The reason for this relative obscurity is that the Norwich School painters enjoyed that rarest of things: commercial success during their own lifetime. This was largely down to one man, James Jeremiah Colman (he of mustard fame), who bought the majority of their canvasses for his private collection.
The works were put on public display in Norwich Castle Museum in the 1880s, but were not exhibited further afield until the beginning of the 21st century, with a major exhibition at the Tate Gallery in London.
If the Norwich School painters’ fame remained largely local, the same cannot be said for two of the region’s artistic titans, Sir Alfred Munnings and Edward Seago.
Munnings was boron in 1878 in Mendham in Suffolk, and at the age of 14 was apprenticed to a Norwich printer, designing and drawing advertising posters. In his spare time he attended the Norwich School of Art (now the Norwich University of the Arts), and despite losing the sight in his right eye in an accident in 1898, he continued to paint.
Posted to an equestrian unit during the First World War, he discovered a love of painting horses which would remain with him for the rest of his life. He ended up as president of the Royal Academy of the Arts, and in his later years railed against modernism, claiming that the works of Cézanne, Matisse and Picasso had corrupted art.

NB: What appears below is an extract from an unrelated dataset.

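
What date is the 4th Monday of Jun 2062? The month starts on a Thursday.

Jun 26, 2062

Jun 2062 begins on a Thursday, so the first Monday is Jun 5 (4 days later).
The 4th Monday is 3 weeks later: 5 + 21 = 26.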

He died in 1959, and his ashes were interred at St Paul’s Cathedral.
Edward Seago was born in Norwich in 1910, the son of a coal merchant. He attended Norwich School, and was a largely self-taught artist (although he did receive advice from Munnings). At the age of 18 he ran away with the circus, and toured the UK and Europe for several years.
Much like Munnings, it was war which focussed Seago’s artistic mind. With the outbreak of World War Two, he was commissioned into the Royal Engineers and given the job of developing camouflage techniques. After the war he continued to paint in both oils and watercolours: landscapes, seascapes, street scenes, gardens and portraits.
Seago’s biggest patron was the Queen Mother, who owned many of his works. On his death in 1974, Seago instructed that one third of the paintings in his Norwich studio should be destroyed; only around 300 oil paintings remain, although there are substantially more watercolours.
Works from the Norwich School, as well as those by artists such as Munnings and Seago, continue to be much sought after in the saleroom. Keys’ East Anglian Art Sales have become the most important auctions of such works, and are acknowledged amongst both collectors and dealers as the main event for sourcing East Anglian art.